Identification of the 10-μm ammonia ice feature on Jupiter

摘要

We present the first detection of NH_3 ice in the thermal infrared in Jupiter's atmosphere using Cassini CIRS observations in the 10-μm region obtained on 31 December 2000 and 1 January 2001. We identify a brightness temperature difference α ≡ T_B (1040 cm~(-1)) -T_B(1060 cm~(-1)) as an indicator of spectrally identifiable NH_3 ice, where 1040 cm~(-1) is an adjacent continuum region and 1060 cm~(-1) is the NH_3 ice feature. Higher values of α imply a stronger NH_3 ice signature in the spectrum. Using midlatitude zonally averaged CIRS spectra, we demonstrate systematic spatial variations in α, with the highest values at the equator and near 23°N. In one CIRS spectral average (covering 22-25°N and 140-240°W), our radiative transfer models are consistent with an optical depth of 0.75 +- 0.25 for NH_3 ice particles modeled as randomly oriented 4:1 prolate spheroids (volume equivalent radius = 0.79 μm).
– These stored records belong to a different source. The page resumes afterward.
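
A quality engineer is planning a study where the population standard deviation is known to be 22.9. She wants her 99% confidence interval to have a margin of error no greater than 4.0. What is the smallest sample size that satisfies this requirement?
n ≥ 218

For margin E ≤ 4.0:
n ≥ (z* · σ / E)²
n ≥ (2.576 · 22.9 / 4.0)²
n ≥ 217.49

Minimum n = 218 (rounding up)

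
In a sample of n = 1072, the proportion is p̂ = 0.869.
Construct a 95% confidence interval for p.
(0.849, 0.889)

Proportion CI:
SE = √(p̂(1-p̂)/n) = √(0.869 · 0.131 / 1072) = 0.01031

z* = 1.960
Margin = z* · SE = 1.960 · 0.01031 = 0.0202

CI: 0.869 ± 0.0202 = (0.849, 0.889)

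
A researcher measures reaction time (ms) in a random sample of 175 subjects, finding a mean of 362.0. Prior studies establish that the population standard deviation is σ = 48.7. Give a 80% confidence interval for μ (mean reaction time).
(357.28, 366.72)

z-interval (σ known):
z* = 1.282 for 80% confidence

Margin of error = z* · σ/√n = 1.282 · 48.7/√175 = 4.72

CI: (362.0 - 4.72, 362.0 + 4.72) = (357.28, 366.72)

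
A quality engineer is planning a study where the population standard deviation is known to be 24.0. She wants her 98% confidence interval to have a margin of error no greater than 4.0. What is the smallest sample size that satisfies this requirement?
n ≥ 195

For margin E ≤ 4.0:
n ≥ (z* · σ / E)²
n ≥ (2.326 · 24.0 / 4.0)²
n ≥ 194.77

Minimum n = 195 (rounding up)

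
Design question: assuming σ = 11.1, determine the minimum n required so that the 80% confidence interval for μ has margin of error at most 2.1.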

Particles larger or smaller than 1 μm by about a factor of 2 would be unable to duplicate the observed NH_3 ice feature at 1060 cm~(-1): absorption due to larger particles is excessively broadened, and absorption due to smaller particles is hidden by NH_3 gas absorption at 1067 cm~(-1). We also modeled an average spectrum for a second region on Jupiter (14-17°N and 10-70°W), finding an upper limit of τ = 0.2 for the same NH_3 ice particle type. The choice of prolate spheroid particles is based on laboratory studies of NH_3 ice aerosols, although 1-m Mie-scattering spheres would also have detectable signatures at 1060 cm~(-1). We model the 1-μm NH_3 ice cloud with a particle-to-gas scale height ratio H_p/H_g = 1. For both CIRS spectra analyzed, the spectrum at frequencies greater than 1100 cm~(-1) also requires a second cloud with essentially grey absorption, which we modeled using 10-μm NH_3 ice spheres distributed with H_p/H_g = 1/8 and a cloud base at 790 mbar.